Since he is an anthropologist and linguist (but not a philosopher) some of the nomenclature he uses will NOT amuse the philosopher, especially when uncredited, or taken slightly. He throws entailments first, but fails to credit Moore for the monstrosity in the first place!

"First entailments". So, first you are supposed to throw entailments. These are like meaning postulates, only different. They are if-clauses, but trickier. They are more like "logical implications" as Grice calls them. WoW:P&CI.

"Second, clausal Q GCIs." This are then implicata or implicatum of the non-scalar type. Followed by 'that'-clauses (E.g. "He knew that she was pregnant", you hear, so you do throw in the bucket, "She was pregnant", a clausal implicature. Gazdar invented them, but Urmson discovered them). The Q is supposed to merge the quantitative and the qualitative, in unGricean ways. And GCI is the monster of the generalised conversational implicature.

"Third, scalar ones". This are Horn's inventions, although Urmson does speak of 'scale' ("We can order 'believe' and 'know' in a scale"). The idea that in the ordered pair , provided there's an entailment relation to them which is truth-functional in terms of 'iff', the uttering of 'w' -- justifies you in throwing the negation of 's' into the bucket. "I think God exists" -- throw in the bucket: Utterer doesn't know.

"Fourth, M GCIs". This are manner or modal-implicatures, i.e. arising from the modal-maxims of the modal category of Mode.
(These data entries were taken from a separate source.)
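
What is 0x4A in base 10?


4A hex = 74 decimal

74


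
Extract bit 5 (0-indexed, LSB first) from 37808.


0b1001001110110000, position 5 = 1

1


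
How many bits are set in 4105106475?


0b11110100101011101111010000101011 has 19 set bits

19


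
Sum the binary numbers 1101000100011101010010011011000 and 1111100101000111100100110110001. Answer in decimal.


1101000100011101010010011011000 + 1111100101000111100100110110001 = 11100101001100100110111010001001 = 3845287561

3845287561


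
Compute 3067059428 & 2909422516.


0b10110110110011111001110011100100 & 0b10101101011010100100001110110100 = 0b10100100010010100000000010100100 = 2756313252

2756313252


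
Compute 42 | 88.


0b101010 | 0b1011000 = 0b1111010 = 122

122


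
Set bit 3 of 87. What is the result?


87 | (1 << 3) = 87 | 8 = 95

95


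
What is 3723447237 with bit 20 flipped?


3723447237 ^ (1 << 20) = 3723447237 ^ 1048576 = 3724495813

3724495813


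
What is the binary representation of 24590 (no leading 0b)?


24590 = 110000000001110 in binary

110000000001110


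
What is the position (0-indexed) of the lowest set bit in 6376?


0b1100011101000. Lowest set bit at position 3

3


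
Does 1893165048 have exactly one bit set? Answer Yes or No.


0b1110000110101110110011111111000. Multiple bits set => No

No


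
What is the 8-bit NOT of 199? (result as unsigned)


~0b11000111 = 0b111000 = 56 (8-bit unsigned)

56


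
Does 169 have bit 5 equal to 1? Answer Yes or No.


0b10101001, bit 5 = 1. Yes

Yes


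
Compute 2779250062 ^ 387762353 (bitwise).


0b10100101101001111111110110001110 ^ 0b10111000111001100100010110001 = 0b10110010101110110011010100111111 = 2998613311

2998613311


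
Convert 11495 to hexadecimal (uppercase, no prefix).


11495 = 2CE7 hex

2CE7


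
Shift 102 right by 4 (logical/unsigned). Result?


0b1100110 >> 4 = 0b110 = 6

6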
Why they come fourth should escape a modalist.

"Fifth, and last, I GCIs" "--with I and M implicatures the distinction between clausal and scalar ones is irrelevant)." and where "I" stands for "Informativeness", since Atlas and Levinson discovered (or thought they had discovered, that is) that the idea was lacking in Grice!

"They are all added to the bucket, provided the later additions are compatible with the previous ones."

--- Again, the incremental model is a good one. Personally, I'm more intrigued by more basic, philosophical questions, as developed in "Grice's Bucket", this blog. I.e. the steps in a working-out scheme of a rather general type, and how a clash of one maxim may lead to a further assumption, etc. The idea that it's all so orderly and -- in any case, thrown into an undistinguished bucket may be neither here nor there.

The practicalities of the Bucket escape me. I suppose the _term_ is misleading, "bucket". There must be a way of making the idea plausible in practical terms. Since my focus here has been the operators: &, v, and -->, I cannot see how bucket considerations will _kick_ it. Etc.